A mí me suena a que Rubén me regaló y nos regaló (pienso inmediatamente en su amiga y vecina Beatriz Vignoli, quien además escribió tan acertadamente sobre él en este diario) un principio literario. Y un principio sin más. Una ley que empieza por la forma de sentarse y empezar a tratar el material. De enfrentarse a él con calma y serena atención.

Porque las cosas van pasando por ahí fuera. Pasaron cosas, a todos, nos pasaron los años. Estelita se sacaba de encima a un novio desde el teléfono de la macetería. Mi hermana se recibía de médica. Y Rubén empezaba a aparecer en la prensa, porque la ciudad empezaba a mirarlo atentamente -los clientes, los grupos de estudiantes, las autoridades- y reconocía su labor.

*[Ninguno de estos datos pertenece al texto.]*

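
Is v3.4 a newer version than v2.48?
Yes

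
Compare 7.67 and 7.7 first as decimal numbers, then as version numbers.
As decimals: 7.67 < 7.7. As versions: v7.67 > v7.7 (minor version 67 > 7).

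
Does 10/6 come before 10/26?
Yes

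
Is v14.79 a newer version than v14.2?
Yes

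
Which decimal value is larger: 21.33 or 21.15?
21.33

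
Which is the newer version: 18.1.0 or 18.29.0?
18.29.0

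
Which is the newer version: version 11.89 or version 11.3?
version 11.89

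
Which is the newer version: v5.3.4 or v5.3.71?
v5.3.71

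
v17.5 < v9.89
False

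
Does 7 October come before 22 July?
No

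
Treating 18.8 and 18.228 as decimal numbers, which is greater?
18.8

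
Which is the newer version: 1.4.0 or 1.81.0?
1.81.0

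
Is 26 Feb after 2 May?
No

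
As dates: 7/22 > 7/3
True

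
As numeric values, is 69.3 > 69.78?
False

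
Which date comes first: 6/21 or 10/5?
6/21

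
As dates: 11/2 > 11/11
False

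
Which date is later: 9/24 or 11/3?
11/3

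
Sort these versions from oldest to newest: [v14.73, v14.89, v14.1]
[v14.1, v14.73, v14.89]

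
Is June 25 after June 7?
Yes. Day 25 comes after day 7 in June — this is a date comparison, not a decimal one (the decimal 6.25 would be smaller than 6.7).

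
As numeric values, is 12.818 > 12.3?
True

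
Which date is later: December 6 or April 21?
December 6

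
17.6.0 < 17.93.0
True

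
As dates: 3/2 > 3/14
False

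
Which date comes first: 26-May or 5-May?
5-May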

Mis sobrinas lo conocieron, porque yo quería que tuvieran constancia de este tipo artista y amigo de los artistas que me hizo el honor de guardar un tiempo una entrevista por mi primera novela. Y porque Alfarería Winkler permitió algo que hoy suena remoto, raro. Enfrente del escultor, de las señoras de la sodería, de la galletitas de Luisito, de las señoras Inocenta y Elvira, la macetería era y hacía nuestro barrio.

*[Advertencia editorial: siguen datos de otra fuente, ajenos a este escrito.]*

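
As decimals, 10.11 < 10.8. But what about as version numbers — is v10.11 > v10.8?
True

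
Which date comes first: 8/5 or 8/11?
8/5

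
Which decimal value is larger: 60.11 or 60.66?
60.66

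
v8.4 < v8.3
False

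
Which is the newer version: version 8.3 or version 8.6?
version 8.6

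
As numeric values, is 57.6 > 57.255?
True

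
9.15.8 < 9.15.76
True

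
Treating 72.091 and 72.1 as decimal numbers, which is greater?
72.1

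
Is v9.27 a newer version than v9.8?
Yes. Version numbers are compared segment by segment as integers, not as decimals: minor version 27 > 8, so v9.27 > v9.8 (even though the decimal 9.27 < 9.8).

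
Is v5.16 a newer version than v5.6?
Yes. Version numbers are compared segment by segment as integers, not as decimals: minor version 16 > 6, so v5.16 > v5.6 (even though the decimal 5.16 < 5.6).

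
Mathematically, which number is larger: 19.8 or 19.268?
19.8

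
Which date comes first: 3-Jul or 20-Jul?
3-Jul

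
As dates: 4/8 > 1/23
True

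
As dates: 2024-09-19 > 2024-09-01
True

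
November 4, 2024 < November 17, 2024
True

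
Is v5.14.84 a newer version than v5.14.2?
Yes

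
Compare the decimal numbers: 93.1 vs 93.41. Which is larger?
93.41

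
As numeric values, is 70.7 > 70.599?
True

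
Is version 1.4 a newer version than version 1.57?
No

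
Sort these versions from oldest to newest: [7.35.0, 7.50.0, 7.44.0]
[7.35.0, 7.44.0, 7.50.0]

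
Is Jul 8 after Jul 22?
No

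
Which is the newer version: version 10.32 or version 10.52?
version 10.52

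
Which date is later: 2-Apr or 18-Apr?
18-Apr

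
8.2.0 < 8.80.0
True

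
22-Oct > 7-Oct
True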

Rubén sigue delante del torno. Aquí mismo está la pieza -bajita, panzuda, sobreviviente a un viaje transoceánico- que me regaló. Lo hizo con esta condición: tenerla cerca de mi mesa, mirarla cada tanto y recordar así que cada día uno hace eso, como “eso” se quiera llamar. Y de paso hace una vida, una familia, enriquece un barrio, cuida a sus hijos y a su esposa, propicia que su hijo Fernando continúe con la labor que empezó el abuelo Víctor...

Todo lo que ocurre cuando Rubén, cada mañana de su vida, se acomoda frente al torno y empieza a trabajar.

* Escritora, autora de las novelas Levantar ciudades y Viejas revistas, participa en antologías editadas en Barcelona; y es periodista cultural.